Simply put, the restriction of artwork from an audience on the basis of its content is censorship. Even the MPAA would have to admit that, if only because its ratings board was originally established for self-regulation in lieu of government oversight. And with that in mind, we all kind of live with it -- viewers, filmmakers and studios alike. We live with exactly the kinds of arbitrary standards that Edelstein cited almost 11 years ago writing about Eyes Wide Shut's NC-17 threat, in which he concluded that a realistically depicted fight -- one punch, broken bones and tons of blood -- is likelier to garner an R-rating than the cartoonish, choreographed fight sequences in any number of PG, PG-13 or even G-rated movies.

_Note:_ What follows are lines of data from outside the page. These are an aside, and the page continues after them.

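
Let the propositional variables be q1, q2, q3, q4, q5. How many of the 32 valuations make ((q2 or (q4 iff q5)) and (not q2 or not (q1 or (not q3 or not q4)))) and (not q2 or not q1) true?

10

Initial set: {(((q2 or (q4 iff q5)) and (not q2 or not (q1 or (not q3 or not q4)))) and (not q2 or not q1))}.
(((q2 or (q4 iff q5)) and (not q2 or not (q1 or (not q3 or not q4)))) and (not q2 or not q1)): α-rule — add ((q2 or (q4 iff q5)) and (not q2 or not (q1 or (not q3 or not q4)))), (not q2 or not q1).
((q2 or (q4 iff q5)) and (not q2 or not (q1 or (not q3 or not q4)))): α-rule — add (q2 or (q4 iff q5)), (not q2 or not (q1 or (not q3 or not q4))).
(not q2 or not q1): β-rule — branch into not q2  //  not q1.
  branch 1 (add not q2):
    (q2 or (q4 iff q5)): β-rule — branch into q2  //  (q4 iff q5).
      branch 1.1 (add q2):
        × closes — contains both q2 and not q2.
      branch 1.2 (add (q4 iff q5)):
        (not q2 or not (q1 or (not q3 or not q4))): β-rule — branch into not q2  //  not (q1 or (not q3 or not q4)).
          branch 1.2.1 (add not q2):
            (q4 iff q5): β-rule — branch into q4, q5  //  not q4, not q5.
              branch 1.2.1.1 (add q4, q5):
                ○ open, literals {q2=F, q4=T, q5=T}.
              branch 1.2.1.2 (add not q4, not q5):
                ○ open, literals {q2=F, q4=F, q5=F}.
          branch 1.2.2 (add not (q1 or (not q3 or not q4))):
            not (q1 or (not q3 or not q4)): α-rule — add not q1, not (not q3 or not q4).
            not (not q3 or not q4): α-rule — add not not q3, not not q4.
            (q4 iff q5): β-rule — branch into q4, q5  //  not q4, not q5.
              branch 1.2.2.1 (add q4, q5):
                ○ open, literals {q1=F, q2=F, q3=T, q4=T, q5=T}.
              branch 1.2.2.2 (add not q4, not q5):
                × closes — contains both q4 and not q4.
  branch 2 (add not q1):
    (q2 or (q4 iff q5)): β-rule — branch into q2  //  (q4 iff q5).
      branch 2.1 (add q2):
        (not q2 or not (q1 or (not q3 or not q4))): β-rule — branch into not q2  //  not (q1 or (not q3 or not q4)).
          branch 2.1.1 (add not q2):
            × closes — contains both q2 and not q2.
          branch 2.1.2 (add not (q1 or (not q3 or not q4))):
            not (q1 or (not q3 or not q4)): α-rule — add not q1, not (not q3 or not q4).
            not (not q3 or not q4): α-rule — add not not q3, not not q4.
            ○ open, literals {q1=F, q2=T, q3=T, q4=T}.
      branch 2.2 (add (q4 iff q5)):
        (not q2 or not (q1 or (not q3 or not q4))): β-rule — branch into not q2  //  not (q1 or (not q3 or not q4)).
          branch 2.2.1 (add not q2):
            (q4 iff q5): β-rule — branch into q4, q5  //  not q4, not q5.
              branch 2.2.1.1 (add q4, q5):
                ○ open, literals {q1=F, q2=F, q4=T, q5=T}.
              branch 2.2.1.2 (add not q4, not q5):
                ○ open, literals {q1=F, q2=F, q4=F, q5=F}.
          branch 2.2.2 (add not (q1 or (not q3 or not q4))):
            not (q1 or (not q3 or not q4)): α-rule — add not q1, not (not q3 or not q4).
            not (not q3 or not q4): α-rule — add not not q3, not not q4.
            (q4 iff q5): β-rule — branch into q4, q5  //  not q4, not q5.
              branch 2.2.2.1 (add q4, q5):
                ○ open, literals {q1=F, q3=T, q4=T, q5=T}.
              branch 2.2.2.2 (add not q4, not q5):
                × closes — contains both q4 and not q4.
4 branches closed, 7 open.
Each open branch fixes some atoms; the unmentioned ones are free. Counting distinct full assignments: branch {q2=F, q4=T, q5=T} (q1, q3) contributes 4 new; branch {q2=F, q4=F, q5=F} (q1, q3) contributes 4 new; branch {q1=F, q2=F, q3=T, q4=T, q5=T} (none free) contributes 0 new; branch {q1=F, q2=T, q3=T, q4=T} (q5) contributes 2 new; branch {q1=F, q2=F, q4=T, q5=T} (q3) contributes 0 new; branch {q1=F, q2=F, q4=F, q5=F} (q3) contributes 0 new; branch {q1=F, q3=T, q4=T, q5=T} (q2) contributes 0 new. Total: 10.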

That backwards judgment is to blame for a lot of the frustration with the ratings system, particularly for independent filmmakers and distributors for whom the difference between a PG-13 and an R can means millions of dollars in revenue. Thus they cut material as cited (never suggested, of course, because that's unquestionably censorship) by the ratings board, and the enactment of those cuts perpetuates those same arbitrary standards for the sake of the bottom line. If a modestly budgeted film with no otherwise objectionable material -- no violence, language or sexuality of any kind -- features a character who smokes, or one who is around characters who smoke, you're telling me that the ratings boards should automatically stamp that film with an R rating? You could always argue that the film could have been made without smoking in it, but then you're getting into the issue of curtailing expression, and you're right back to censorship.
David Poland addressed this as well earlier this morning. "I have no problem with telling filmmakers, 'Keep this in mind before you do it for cheap effect,'" he wrote. "You just have no right to tell them not to do it or to try to intimidate them into making an alternative choice." Furthermore, where do we draw the line? Are documentaries exempt? Should we make handgun use an automatic R, lest kids be influenced to acquire and use a weapon? If this is just about vice, I would think alcohol, gambling and cigarettes must fall under the same standard.
Anyway, I love how so many people who discuss this matter inveigh on how they don't smoke before reinforcing movies' rights to show this filthy, icky, cancerous habit onscreen -- like their support is some gesture of moral, magnanimous largesse. Bullshit. The point is that smoking is legal, it's taxed (to the tune of $15 billion annually) and it's a pastime enjoyed by millions of people. Is it deadly, destructive and addictive? Of course it is; that's part of its psychic appeal, and that's often exactly why characters in movies do it. (Not to mention that when you film it right, it looks better than anything filmable ever except maybe Grace Kelly. And Grace Kelly smoking? Forget about it.) I've said it before, and I'll say it again, hopefully for the last time: We refuse to be rated R. The kids will have to get over it.